While mange is something you often see in neglected dogs, this terrible skin condition doesn’t discriminate. It affects the rescues at the shelter, the strays on the street, and the pampered family member currently on your couch. Mange in dogs can lead to serious discomfort, pain, and additional health issues. It leaves dogs covered in sores, itching until they bleed, and a lot of dogs end up losing their fur. Dogs diagnosed with mange are often described as having “skin like stone” that’s thick, tough, and crusty. Whether a rescue dog desperately needs your help, or your own pampered pooch is showing signs of this common skin disease, there are steps you can take to help.
First, you have to understand exactly where mange in dogs comes from and what it is.
What is Mange?
Mange is a common skin condition that’s caused by a spider-like parasite called a mite. Mites are tiny organisms that you probably need a microscope to spot. They’re about a half millimeter long, and to the naked human eye, they look like the tiniest little dots.

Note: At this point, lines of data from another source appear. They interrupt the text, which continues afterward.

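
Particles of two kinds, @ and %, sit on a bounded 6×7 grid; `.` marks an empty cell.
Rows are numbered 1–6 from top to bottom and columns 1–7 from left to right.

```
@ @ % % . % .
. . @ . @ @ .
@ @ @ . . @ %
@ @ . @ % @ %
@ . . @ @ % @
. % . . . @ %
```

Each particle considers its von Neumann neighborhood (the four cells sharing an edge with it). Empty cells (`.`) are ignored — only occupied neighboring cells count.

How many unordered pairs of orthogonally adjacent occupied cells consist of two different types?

15

Scan each occupied cell's neighbors to the right and below so each pair is counted once.
From row 1: 3 unlike of 5 pairs (running 3/5).
From row 2: 0 unlike of 3 pairs (running 3/8).
From row 3: 1 unlike of 7 pairs (running 4/15).
From row 4: 6 unlike of 9 pairs (running 10/24).
From row 5: 4 unlike of 5 pairs (running 14/29).
From row 6: 1 unlike of 1 pairs (running 15/30).
Total adjacent occupied pairs: 30; unlike-type pairs: 15.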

Mites are small, but they do a lot of damage. They feed on their hosts, and their bites lead to uncomfortable skin reactions. There are several different kinds of mites, and they can be found in almost any environment.
For dogs, there are two different kinds of mites that cause two different types of mange.
This type of mange in dogs is caused by a mite that is a normal part of their skin. Usually, the demodex canis mite is harmless. They live in hair follicles and mind their own business. The problem comes in when a dog’s immune system isn’t strong enough to keep these little pests in check. A weakened immune system can’t stop the population of mites from getting out of control. The mites keep reproducing, and their increased numbers lead to demodectic mange. Dogs most at risk of demodectic mange include:
- Dogs suffering from an ongoing illness including cancer or diabetes
- Elderly dogs
- Stray or neglected dogs on poor diets
The one bright side of demodectic mange is that it is not contagious. It can’t spread to other dogs or humans, and some dogs with mild cases end up recovering on their own. You shouldn’t count on your dog beating demodectic mange without treatment, however. What starts as a small patch of red, scaling skin can quickly get worse. Dogs with demodectic mange can have their entire bodies covered in crusty, red, and swollen skin. They usually lose their hair and spend most of their time scratching.
The second type of mange in dogs—sarcoptic—is typically more serious and harder to treat than demodectic mange. Sarcoptic mange, also called canine scabies, is caused by a mite that likes to jump around from host to host. For this reason, sarcoptic mange is extremely contagious. The mites prefer their hosts to be canine, but they’ll also feed on human skin cells and blood.
The only way for a dog to get sarcoptic mange is through exposure. It can happen at a dog park, pet store, boarding kennel, or anywhere else where dogs come in contact with each other. Stray and rescue dogs pick it up when they live in packs, but even your pampered pet can come down with sarcoptic mange if they’re exposed.
Dogs with sarcoptic mange are usually covered in a painful-looking rash that causes dry skin and hair loss. Sometimes it looks like a thick yellow crust or open sores. It also leads to extreme itchiness and pain.
How to Diagnose Mange in Dogs
If you suspect your dog has mange, it’s important to take them to the vet. You can look out for common symptoms, but it’ll be tough to determine which type you’re dealing with. A veterinarian will take a skin sample and identify the specific mite under a microscope. Once you have a confirmed diagnosis, you can work on treatment.
Treating Mange in Dogs
An experienced veterinarian will always be your best source of information when it comes to treating mange. Treatment will depend on how advanced the skin condition is and your dog’s overall health. Mange is serious, and it can also lead to other medical issues. It leaves dogs vulnerable to yeast and bacterial infections that can lead to even more health problems. The constant itching and pain can also cause lethargy and weight loss. It’s a downhill spiral, and in worst cases, dogs die from issues related to their original skin condition. For both demodectic and sarcoptic mange, there are certain steps you need to take to help your dog.
The first thing to do is control the itching. You need to soothe your dog’s skin to stop them from scratching and making their skin worse. Aloe Vera can relieve itching, and you should also consider using an e-collar or fitted shirt to prevent your dog from getting at their skin. E-collars aren’t ideal, but the more dogs itch, the worse their skin will be. If you don’t have an e-collar, try putting a shirt on your dog and cinching it around their middle.
In many cases, vets recommend topical or oral medications to eradicate mites. These prescription-strength medications work over a period of several weeks to first kill the adult mites and then eliminate the larvae before they can reproduce. You’ll need to talk to your vet about possible side effects and if that’s the right choice for your dog.
Another effective way to treat mange is with a medicated shampoo. Choose a powerful antiseptic and antifungal shampoo or lime sulfur dip that is designed to kill microorganisms and soften skin.
There’s no doubt that mange is a serious concern.
Dogs suffer from this skin condition every day, and without treatment, they go through prolonged suffering. If you find scaly, crusty, or red patches of skin on your dog, don’t hesitate to contact your vet. If it’s mange, you want to start treatment as soon as possible.